A leitura da Canção


Neste projecto debruçamos essencialmente sobre o estudo da semiótica discursiva, tendo como objecto de estudo a significação, que são todos os mecanismos que o texto musical possui e oferece ao ouvinte. O signo como objecto da semiótica nunca está completo porque nos fornece uma ilusão de estabilidade e conteúdo, pois o texto, sendo uma totalidade em funcionalidade não pode ser interpretado por partes isoladas, acarreta consigo, o sentido e a sonorização. Um dos grandes equívocos desta matéria é afirmar que o significante é aquilo que nos proporciona recursos para chegarmos ao significado. Por consequência, analisar um texto por parcelas significa mutilar o conjunto da sua potencialidade semântica. Assim também acontece com a linguagem musical e verbal quando tomada como principal veículo de identidade de um povo, de uma comunidade, da constituição da individualidade cultural.

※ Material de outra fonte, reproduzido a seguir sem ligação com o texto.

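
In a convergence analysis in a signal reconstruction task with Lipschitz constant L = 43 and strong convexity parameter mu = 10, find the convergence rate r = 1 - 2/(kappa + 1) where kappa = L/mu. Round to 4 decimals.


Step 1: Compute the condition number.
kappa = L/mu = 43/10 = 4.3
Step 2: Compute the convergence rate.
r = 1 - 2/(kappa + 1) = 1 - 2*mu/(L + mu) = (L - mu)/(L + mu) = 33/53 = 0.6226


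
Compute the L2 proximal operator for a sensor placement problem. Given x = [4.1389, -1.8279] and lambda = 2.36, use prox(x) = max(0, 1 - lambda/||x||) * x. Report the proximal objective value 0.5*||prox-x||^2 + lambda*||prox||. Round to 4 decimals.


Step 1: Compute ||x||.
||x|| = 4.5246
Step 2: Compute scaling factor.
scale = max(0, 1 - 2.36/4.5246) = 0.4784
Step 3: prox(x) = [1.9801, -0.8745]
||prox(x)|| = 2.1646
Step 4: Proximal objective.
0.5*||prox-x||^2 = 2.7848
lambda*||prox|| = 5.1085
Total = 7.8932


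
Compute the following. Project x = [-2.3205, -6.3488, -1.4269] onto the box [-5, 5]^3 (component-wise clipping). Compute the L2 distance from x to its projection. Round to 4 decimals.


Project each component onto [-5, 5].
clip(-2.3205) = -2.3205, clip(-6.3488) = -5.0, clip(-1.4269) = -1.4269
Projection = [-2.3205, -5.0, -1.4269]
Squared diffs: [0.0, 1.8193, 0.0]
Distance = sqrt(1.8193) = 1.3488


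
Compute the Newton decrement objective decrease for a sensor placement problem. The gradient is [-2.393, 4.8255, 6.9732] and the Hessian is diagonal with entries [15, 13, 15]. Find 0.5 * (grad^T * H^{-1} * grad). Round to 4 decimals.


Step 1: H is diagonal, so H^(-1) * g = [-0.1595, 0.3712, 0.4649].
Step 2: g^T H^(-1) g = sum_i g_i^2 / H_ii
  = (-2.393)^2/15 + (4.8255)^2/13 + (6.9732)^2/15
  = 0.3818 + 1.7912 + 3.2417 = 5.4147
Step 3: Objective decrease = 0.5 * g^T H^(-1) g = 2.7073


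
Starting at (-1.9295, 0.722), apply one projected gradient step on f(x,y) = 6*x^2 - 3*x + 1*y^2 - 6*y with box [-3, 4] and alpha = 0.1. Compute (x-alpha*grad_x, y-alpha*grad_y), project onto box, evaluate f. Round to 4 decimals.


Step 1: Compute gradient at (-1.9295, 0.722).
grad_x = 2*6*-1.9295 - 3 = -26.154
grad_y = 2*1*0.722 - 6 = -4.556
Step 2: Gradient step.
x_raw = -1.9295 - 0.1*-26.154 = 0.6859
y_raw = 0.722 - 0.1*-4.556 = 1.1776
Step 3: Project onto [-3, 4].
x_proj = clip(0.6859) = 0.6859
y_proj = clip(1.1776) = 1.1776
Step 4: Evaluate f.
f(0.6859, 1.1776) = -4.9138


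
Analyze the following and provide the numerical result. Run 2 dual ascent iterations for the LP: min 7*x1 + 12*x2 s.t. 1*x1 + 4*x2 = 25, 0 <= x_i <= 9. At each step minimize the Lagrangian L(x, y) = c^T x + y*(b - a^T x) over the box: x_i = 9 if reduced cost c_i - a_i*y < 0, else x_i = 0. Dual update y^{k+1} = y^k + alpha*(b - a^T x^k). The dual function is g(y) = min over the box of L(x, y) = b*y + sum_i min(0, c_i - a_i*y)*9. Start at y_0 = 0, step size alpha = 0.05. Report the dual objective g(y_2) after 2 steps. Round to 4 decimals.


Dual ascent for LP: min 7*x1 + 12*x2, 1*x1 + 4*x2 = 25, 0 <= x_i <= 9
Step 1: y^k = 0.0, reduced costs: (7.0, 12.0)
  x^k = (0.0, 0.0), subgradient = b - a^T x = 25.0
  y^{k+1} = 0.0 + 0.05*25.0 = 1.25
Step 2: y^k = 1.25, reduced costs: (5.75, 7.0)
  x^k = (0.0, 0.0), subgradient = b - a^T x = 25.0
  y^{k+1} = 1.25 + 0.05*25.0 = 2.5
Dual objective at y_2 = 2.5: reduced costs (4.5, 2.0), box minimizer x = (0.0, 0.0)
g(y_2) = b*y + (c1 - a1*y)*x1 + (c2 - a2*y)*x2 = 25*2.5 + 4.5*0.0 + 2.0*0.0 = 62.5 + 0.0 + 0.0 = 62.5


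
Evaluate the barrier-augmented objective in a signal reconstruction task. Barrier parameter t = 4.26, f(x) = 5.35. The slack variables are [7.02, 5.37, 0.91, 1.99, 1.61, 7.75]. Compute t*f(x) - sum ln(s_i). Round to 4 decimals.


Step 1: Compute log-barrier.
ln values: [1.9488, 1.6808, -0.0943, 0.6881, 0.4762, 2.0477]
phi = -(1.9488 + 1.6808 - 0.0943 + 0.6881 + 0.4762 + 2.0477) = -6.7473
Step 2: Compute augmented objective.
t*f(x) = 4.26*5.35 = 22.791
Total = 22.791 - 6.7473 = 16.0437


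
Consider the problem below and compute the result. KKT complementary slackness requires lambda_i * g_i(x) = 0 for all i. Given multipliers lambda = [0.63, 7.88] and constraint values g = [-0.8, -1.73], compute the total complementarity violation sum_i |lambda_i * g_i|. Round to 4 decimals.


KKT complementary slackness check:
lambda_1 * g_1 = 0.63 * -0.8 = -0.504
lambda_2 * g_2 = 7.88 * -1.73 = -13.6324
Total violation = 0.504 + 13.6324 = 14.1364


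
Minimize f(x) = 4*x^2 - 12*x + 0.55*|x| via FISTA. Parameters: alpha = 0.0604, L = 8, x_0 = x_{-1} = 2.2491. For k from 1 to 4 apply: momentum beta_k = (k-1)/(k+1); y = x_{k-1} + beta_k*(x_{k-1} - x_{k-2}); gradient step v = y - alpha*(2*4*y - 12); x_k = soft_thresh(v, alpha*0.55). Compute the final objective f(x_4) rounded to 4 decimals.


FISTA on f(x) = 4*x^2 - 12*x + 0.55*|x|
L = 8, alpha = 0.0604
Iteration 1: beta = 0.0, y = 2.2491 + 0.0*(2.2491 - 2.2491) = 2.2491
  grad(y) = 5.9928, v = y - alpha*grad = 1.8871
  prox(v) = soft_thresh(1.8871, 0.0332) = 1.8539
Iteration 2: beta = 0.3333, y = 1.8539 + 0.3333*(1.8539 - 2.2491) = 1.7222
  grad(y) = 1.7775, v = y - alpha*grad = 1.6148
  prox(v) = soft_thresh(1.6148, 0.0332) = 1.5816
Iteration 3: beta = 0.5, y = 1.5816 + 0.5*(1.5816 - 1.8539) = 1.4455
  grad(y) = -0.4364, v = y - alpha*grad = 1.4718
  prox(v) = soft_thresh(1.4718, 0.0332) = 1.4386
Iteration 4: beta = 0.6, y = 1.4386 + 0.6*(1.4386 - 1.5816) = 1.3528
  grad(y) = -1.1778, v = y - alpha*grad = 1.4239
  prox(v) = soft_thresh(1.4239, 0.0332) = 1.3907
f(x_4) = 4*1.3907^2 - 12*1.3907 + 0.55*|1.3907| = -8.1873


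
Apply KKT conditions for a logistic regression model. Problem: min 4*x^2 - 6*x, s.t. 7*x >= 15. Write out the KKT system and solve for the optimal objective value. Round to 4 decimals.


Step 1: Try lambda = 0 (constraint inactive).
x_unc = 6/(2*4) = 0.75
Check: 7*0.75 = 5.25 < 15 -- violated!
Step 2: Constraint must be active: 7*x = 15
x* = 15/7 = 2.1429 (rounded; the exact value 15/7 is used below)
lambda = (2*4*(15/7) - 6)/7 = 1.5918
Step 3: Compute optimal value.
f(x*) = 4*(15/7)^2 - 6*(15/7) = 5.5102


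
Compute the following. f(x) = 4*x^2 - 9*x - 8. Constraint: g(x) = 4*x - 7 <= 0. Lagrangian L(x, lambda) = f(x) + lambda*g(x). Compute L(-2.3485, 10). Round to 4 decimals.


Step 1: Evaluate f(x).
f(-2.3485) = 4*(-2.3485)^2 - 9*(-2.3485) - 8 = 35.1983
Step 2: Evaluate g(x).
g(-2.3485) = 4*-2.3485 - 7 = -16.394
Step 3: Compute Lagrangian.
L = 35.1983 + 10*-16.394 = -128.7417


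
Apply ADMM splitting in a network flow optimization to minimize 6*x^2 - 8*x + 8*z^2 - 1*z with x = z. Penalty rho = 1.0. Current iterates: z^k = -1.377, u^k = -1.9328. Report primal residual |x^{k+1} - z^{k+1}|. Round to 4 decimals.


ADMM iteration with rho = 1.0, z^k = -1.377, u^k = -1.9328
Step 1: x-update.
Minimize 6*x^2 - 8*x + (1.0/2)*(x + 1.377 - 1.9328)^2
FOC: (2*6 + 1.0)*x = 8 + 1.0*(-1.377 + 1.9328)
x^{k+1} = 0.6581
Step 2: z-update.
Minimize 8*z^2 - 1*z + (1.0/2)*(0.6581 - z - 1.9328)^2
FOC: (2*8 + 1.0)*z = 1 + 1.0*(0.6581 - 1.9328)
z^{k+1} = -0.0162
Step 3: u-update.
u^{k+1} = -1.9328 + 0.6581 + 0.0162 = -1.2585
Step 4: Primal residual = |0.6581 + 0.0162| = 0.6743


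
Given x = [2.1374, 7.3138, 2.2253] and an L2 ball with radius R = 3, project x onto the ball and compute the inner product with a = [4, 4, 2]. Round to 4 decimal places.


Step 1: Compute ||x|| (intermediates to 6 decimals).
||x|| = sqrt(2.1374^2 + 7.3138^2 + 2.2253^2) = 7.938017
Step 2: Project.
Since ||x|| > R, scale = R/||x|| = 3/7.938017 = 0.377928, proj(x) = scale * x
proj(x) = [0.807783, 2.76409, 0.841003]
Step 3: Dot product.
a^T * proj(x) = 4*0.807783 + 4*2.76409 + 2*0.841003 = 15.9695


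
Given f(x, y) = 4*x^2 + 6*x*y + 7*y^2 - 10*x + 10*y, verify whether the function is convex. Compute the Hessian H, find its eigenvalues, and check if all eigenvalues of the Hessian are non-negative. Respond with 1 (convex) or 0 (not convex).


The Hessian of f(x,y) = 4*x^2 + 6*x*y + 7*y^2 - 10*x + 10*y is:
H = [[8, 6], [6, 14]]
Trace = 8 + 14 = 22
Determinant = 8*14 - (6)^2 = 76
Discriminant = (22)^2 - 4*76 = 180.0
Eigenvalues: lambda_1 = 4.2918, lambda_2 = 17.7082
The function is convex.

1


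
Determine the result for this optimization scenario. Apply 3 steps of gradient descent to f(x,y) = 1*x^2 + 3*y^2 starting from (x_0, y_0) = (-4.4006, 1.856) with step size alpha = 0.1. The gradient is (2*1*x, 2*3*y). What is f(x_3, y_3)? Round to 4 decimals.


Gradient descent on f(x,y) = 1*x^2 + 3*y^2.
Starting point: (-4.4006, 1.856), alpha = 0.1
Step 1: grad_x = 2*1*-4.4006 = -8.8012, grad_y = 2*3*1.856 = 11.136
  x_1 = -4.4006 - 0.1*-8.8012 = -3.5205
  y_1 = 1.856 - 0.1*11.136 = 0.7424
Step 2: grad_x = 2*1*-3.5205 = -7.041, grad_y = 2*3*0.7424 = 4.4544
  x_2 = -3.5205 - 0.1*-7.041 = -2.8164
  y_2 = 0.7424 - 0.1*4.4544 = 0.297
Step 3: grad_x = 2*1*-2.8164 = -5.6328, grad_y = 2*3*0.297 = 1.7818
  x_3 = -2.8164 - 0.1*-5.6328 = -2.2531
  y_3 = 0.297 - 0.1*1.7818 = 0.1188
f(-2.2531, 0.1188) = 1*(-2.2531)^2 + 3*0.1188^2 = 5.1188


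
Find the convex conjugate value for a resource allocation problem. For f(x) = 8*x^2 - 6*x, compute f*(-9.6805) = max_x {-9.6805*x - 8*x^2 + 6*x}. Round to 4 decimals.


f*(y) = sup_x {y*x - a*x^2 - b*x} = sup_x {(y-b)*x - a*x^2}
FOC: (y - b) - 2a*x = 0 => x* = (y - b)/(2a)
x* = (-9.6805 + 6)/(2*8) = -0.23
f*(-9.6805) = (y-b)^2/(4a) = (-9.6805 + 6)^2/(4*8)
= 13.5461/32 = 0.4233


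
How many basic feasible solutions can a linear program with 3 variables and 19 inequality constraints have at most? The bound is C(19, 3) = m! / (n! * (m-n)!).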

As componentes constitutivas da linguagem musical nem sempre criam estruturas de significação lineares. Pelo contrário, os seus objectos de valor estão permanentemente em conflito e não convivem um com o outro, embora saibamos que o produto final arrecada uma certa harmonia do conjunto. Nesta conjuntura estamos a fazer referência a dois processos fundamentais que se manifestam na produção e interpretação: o processo gerativo ascendente e o processo gerativo descendente. Muitos textos musicais podem ser construídos a partir de uma matriz reconhecida pelos grandes músicos da nossa praça como o de oposição e o de opressão abrindo caminhos para operacionalizar os órgãos sensoriais.

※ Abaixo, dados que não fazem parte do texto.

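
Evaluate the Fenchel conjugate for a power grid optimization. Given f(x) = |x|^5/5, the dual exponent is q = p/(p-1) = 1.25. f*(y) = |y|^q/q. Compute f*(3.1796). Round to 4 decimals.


The conjugate exponent q satisfies 1/p + 1/q = 1.
p = 5, so q = 5/(5 - 1) = 1.25
|y|^q = 3.1796^1.25 = 4.2459
f*(3.1796) = 4.2459 / 1.25 = 3.3967


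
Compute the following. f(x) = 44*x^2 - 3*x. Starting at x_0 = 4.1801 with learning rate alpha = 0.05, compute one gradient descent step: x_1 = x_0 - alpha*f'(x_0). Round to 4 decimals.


We compute the gradient at x_0 and apply the update.
f'(x) = 88*x - 3
f'(4.1801) = 88*4.1801 - 3 = 364.8488
x_1 = 4.1801 - 0.05*364.8488 = -14.0623


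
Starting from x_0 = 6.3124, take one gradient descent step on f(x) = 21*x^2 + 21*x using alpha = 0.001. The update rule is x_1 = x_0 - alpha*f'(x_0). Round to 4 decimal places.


We compute the gradient at x_0 and apply the update.
f'(x) = 42*x + 21
f'(6.3124) = 42*6.3124 + 21 = 286.1208
x_1 = 6.3124 - 0.001*286.1208 = 6.0263


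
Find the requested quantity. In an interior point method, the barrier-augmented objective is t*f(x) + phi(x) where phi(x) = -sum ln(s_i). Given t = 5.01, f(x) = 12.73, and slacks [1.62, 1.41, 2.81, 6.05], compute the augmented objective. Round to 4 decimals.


Step 1: Compute log-barrier.
ln values: [0.4824, 0.3436, 1.0332, 1.8001]
phi = -(0.4824 + 0.3436 + 1.0332 + 1.8001) = -3.6593
Step 2: Compute augmented objective.
t*f(x) = 5.01*12.73 = 63.7773
Total = 63.7773 - 3.6593 = 60.118


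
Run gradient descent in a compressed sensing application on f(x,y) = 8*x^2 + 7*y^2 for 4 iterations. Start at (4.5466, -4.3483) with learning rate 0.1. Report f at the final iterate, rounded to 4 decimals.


Gradient descent on f(x,y) = 8*x^2 + 7*y^2.
Starting point: (4.5466, -4.3483), alpha = 0.1
Step 1: grad_x = 2*8*4.5466 = 72.7456, grad_y = 2*7*-4.3483 = -60.8762
  x_1 = 4.5466 - 0.1*72.7456 = -2.728
  y_1 = -4.3483 - 0.1*-60.8762 = 1.7393
Step 2: grad_x = 2*8*-2.728 = -43.6474, grad_y = 2*7*1.7393 = 24.3505
  x_2 = -2.728 - 0.1*-43.6474 = 1.6368
  y_2 = 1.7393 - 0.1*24.3505 = -0.6957
Step 3: grad_x = 2*8*1.6368 = 26.1884, grad_y = 2*7*-0.6957 = -9.7402
  x_3 = 1.6368 - 0.1*26.1884 = -0.9821
  y_3 = -0.6957 - 0.1*-9.7402 = 0.2783
Step 4: grad_x = 2*8*-0.9821 = -15.713, grad_y = 2*7*0.2783 = 3.8961
  x_4 = -0.9821 - 0.1*-15.713 = 0.5892
  y_4 = 0.2783 - 0.1*3.8961 = -0.1113
f(0.5892, -0.1113) = 8*0.5892^2 + 7*(-0.1113)^2 = 2.8644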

A canção é constituída e revestida por uma linguagem musical e verbal, simultaneamente cumprindo a dimensão cultural, teórica e técnica como encontros felizes de linguagens diferenciadas. Ela é uma peça que relata certa experiência para o ouvinte, articulando as linguagens que o convencem porque para além de música (ritmo) há uma inflexão melódia da fala imantada na canção. Ela presencia a fala, e fica presa aos elementos prosódicos da fala.

No tratamento de uma canção é preciso ter em conta as principais leis que o regem e dependem dos efeitos de sentido que o cancioneiro quer gerar, o que acontece de forma aleatória, inconsciente, acentuado na linguagem verbal. É assim que podemos encontrar incorporada numa canção efeitos de alongamento, duração e saltos, criando alto campo de tecitura tonal ou acentuada exploração desse campo. Por isso dizemos com confiança que um cancioneiro é um malabarista.

Em resumo, a canção é um género que pode ser utilizado para recuperar a memória de um povo subsequentemente a sua cultura, o conhecimento da sua gente, a sobrevalorização da sua identidade resgatando a maneira de ser e sentir deste mesmo povo.